連結財務諸表の作成に当たって用いた会計上の見積り及び当該見積りに用いた仮定のうち、重要なものについては、第5 経理の状況 1 連結財務諸表等 (1)連結財務諸表 注記事項(重要な会計上の見積り)に記載のとおりであります。

5【経営上の重要な契約等】

経営上の重要な契約等については、該当する事項はありません。

6【研究開発活動】

当社グループでは、主として鉄構事業セグメントにおいて研究開発活動を行っております。既存事業領域においては、プラント補修改修工事での熟練技能者及び労働人口の減少に対応すべく、溶接の自動化、新工法の開発等を主として研究開発活動を行っている他、事業の多様化を図るための新製品、新技術の基礎研究を行っております。

なお、当連結会計年度では、技術研究所(現 研究開発部)で開発したドローンによる工場内巡回点検システムが、一部収益に寄与することができました。

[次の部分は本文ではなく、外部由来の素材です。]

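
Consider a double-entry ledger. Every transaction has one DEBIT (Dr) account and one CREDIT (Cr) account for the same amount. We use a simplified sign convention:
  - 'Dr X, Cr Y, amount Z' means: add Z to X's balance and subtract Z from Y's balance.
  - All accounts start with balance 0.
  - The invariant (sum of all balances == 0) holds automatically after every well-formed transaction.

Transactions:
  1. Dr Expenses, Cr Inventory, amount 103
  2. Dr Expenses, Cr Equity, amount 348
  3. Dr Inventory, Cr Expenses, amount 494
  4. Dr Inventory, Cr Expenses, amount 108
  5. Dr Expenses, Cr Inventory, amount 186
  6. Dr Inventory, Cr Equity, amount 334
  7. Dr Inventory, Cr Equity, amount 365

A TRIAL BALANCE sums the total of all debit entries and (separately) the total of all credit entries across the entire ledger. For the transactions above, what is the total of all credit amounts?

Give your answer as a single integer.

Txn 1: credit+=103
Txn 2: credit+=348
Txn 3: credit+=494
Txn 4: credit+=108
Txn 5: credit+=186
Txn 6: credit+=334
Txn 7: credit+=365
Total credits = 1938

Answer: 1938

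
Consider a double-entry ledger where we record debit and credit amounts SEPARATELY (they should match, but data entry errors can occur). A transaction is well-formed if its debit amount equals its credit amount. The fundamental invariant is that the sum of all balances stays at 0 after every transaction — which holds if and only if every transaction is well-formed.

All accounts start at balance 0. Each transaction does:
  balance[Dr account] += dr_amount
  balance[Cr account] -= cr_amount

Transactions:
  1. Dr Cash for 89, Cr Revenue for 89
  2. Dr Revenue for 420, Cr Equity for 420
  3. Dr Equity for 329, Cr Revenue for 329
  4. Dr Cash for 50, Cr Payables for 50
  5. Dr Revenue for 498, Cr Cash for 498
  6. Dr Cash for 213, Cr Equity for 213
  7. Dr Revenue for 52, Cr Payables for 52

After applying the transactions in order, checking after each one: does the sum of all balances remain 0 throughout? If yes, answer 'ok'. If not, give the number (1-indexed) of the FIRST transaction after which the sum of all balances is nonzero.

After txn 1: dr=89 cr=89 sum_balances=0
After txn 2: dr=420 cr=420 sum_balances=0
After txn 3: dr=329 cr=329 sum_balances=0
After txn 4: dr=50 cr=50 sum_balances=0
After txn 5: dr=498 cr=498 sum_balances=0
After txn 6: dr=213 cr=213 sum_balances=0
After txn 7: dr=52 cr=52 sum_balances=0

Answer: ok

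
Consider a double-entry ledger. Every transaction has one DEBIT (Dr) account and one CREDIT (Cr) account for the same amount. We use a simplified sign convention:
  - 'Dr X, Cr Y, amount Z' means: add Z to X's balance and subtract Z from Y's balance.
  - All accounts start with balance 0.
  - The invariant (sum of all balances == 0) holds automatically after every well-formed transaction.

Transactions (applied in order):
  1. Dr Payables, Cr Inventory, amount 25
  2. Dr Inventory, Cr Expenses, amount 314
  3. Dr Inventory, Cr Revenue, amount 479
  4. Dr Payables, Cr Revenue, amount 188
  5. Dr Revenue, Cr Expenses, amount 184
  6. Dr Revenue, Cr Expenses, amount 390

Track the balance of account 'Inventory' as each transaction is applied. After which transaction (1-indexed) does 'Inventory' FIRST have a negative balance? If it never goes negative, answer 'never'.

Answer: 1

Derivation:
After txn 1: Inventory=-25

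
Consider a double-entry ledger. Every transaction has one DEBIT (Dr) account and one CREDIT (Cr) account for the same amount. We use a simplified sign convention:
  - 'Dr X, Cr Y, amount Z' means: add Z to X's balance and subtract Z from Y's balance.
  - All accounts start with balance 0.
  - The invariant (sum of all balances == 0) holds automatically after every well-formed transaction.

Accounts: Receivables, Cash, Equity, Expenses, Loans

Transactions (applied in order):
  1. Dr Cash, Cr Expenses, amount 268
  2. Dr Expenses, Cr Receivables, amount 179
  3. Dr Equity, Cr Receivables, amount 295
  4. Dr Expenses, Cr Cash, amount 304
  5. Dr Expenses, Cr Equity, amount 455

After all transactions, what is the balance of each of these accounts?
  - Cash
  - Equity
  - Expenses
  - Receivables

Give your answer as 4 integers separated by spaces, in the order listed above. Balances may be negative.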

当連結会計年度の研究開発費は9,594千円であります。

また、2050年カーボンニュートラルの実現に向けて期待される次世代エネルギー市場での燃料アンモニアの導入拡大やCCS/CCUS等へ参画し、新たに安定的な事業基盤を構築するための技術開発、施工能力の強化を積極的に取り組むための研究開発を引き続き進めてまいる所存です。